Drie vaccins zijn beschikbaar tegen het RS-virus. De Gezondheidsraad adviseert een vaccinatieprogramma voor mensen van 75 jaar en ouder, voor bewoners van zorginstellingen van 60 jaar en ouder en voor mensen in medische risicogroepen. Dit kunnen bijvoorbeeld mensen met hartfalen, COPD, diabetes, morbide obesitas of een nierziekte zijn. Zij lopen “een groter risico op ernstige ziekte en sterfte” door het virus dan mensen zonder die aandoeningen of zelfstandig wonende ouderen.
Volgens de raad beschermt het vaccin zeker twee tot drie jaar. Daarna neemt het effect af, “maar omdat de vaccins net nieuw zijn is het nu nog niet duidelijk hoe het zit met de jaren daarna”. Pas als dat duidelijk is, kan de vaccinatie geregeld worden.

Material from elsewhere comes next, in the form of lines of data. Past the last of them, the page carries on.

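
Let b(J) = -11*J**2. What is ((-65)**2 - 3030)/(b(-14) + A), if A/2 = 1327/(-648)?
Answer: -387180/699871 ≈ -0.55322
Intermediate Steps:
A = -1327/324 (A = 2*(1327/(-648)) = 2*(1327*(-1/648)) = 2*(-1327/648) = -1327/324 ≈ -4.0957)
((-65)**2 - 3030)/(b(-14) + A) = ((-65)**2 - 3030)/(-11*(-14)**2 - 1327/324) = (4225 - 3030)/(-11*196 - 1327/324) = 1195/(-2156 - 1327/324) = 1195/(-699871/324) = 1195*(-324/699871) = -387180/699871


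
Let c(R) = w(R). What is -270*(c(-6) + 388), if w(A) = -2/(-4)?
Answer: -104895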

Het respiratoir syncytieel virus is een van de meest voorkomende verkoudheidsvirussen die in de herfst en winter rondgaan. Het is vooral gevaarlijk voor te vroeg geboren baby’s, kinderen met het syndroom van Down en kinderen met een aangeboren hartafwijking. Ook ouderen en mensen met hart- of longaandoeningen hebben meer kans op complicaties als ze besmet raken. Kinderen kunnen vanaf komend najaar worden ingeënt via het Rijksvaccinatieprogramma. (ANP)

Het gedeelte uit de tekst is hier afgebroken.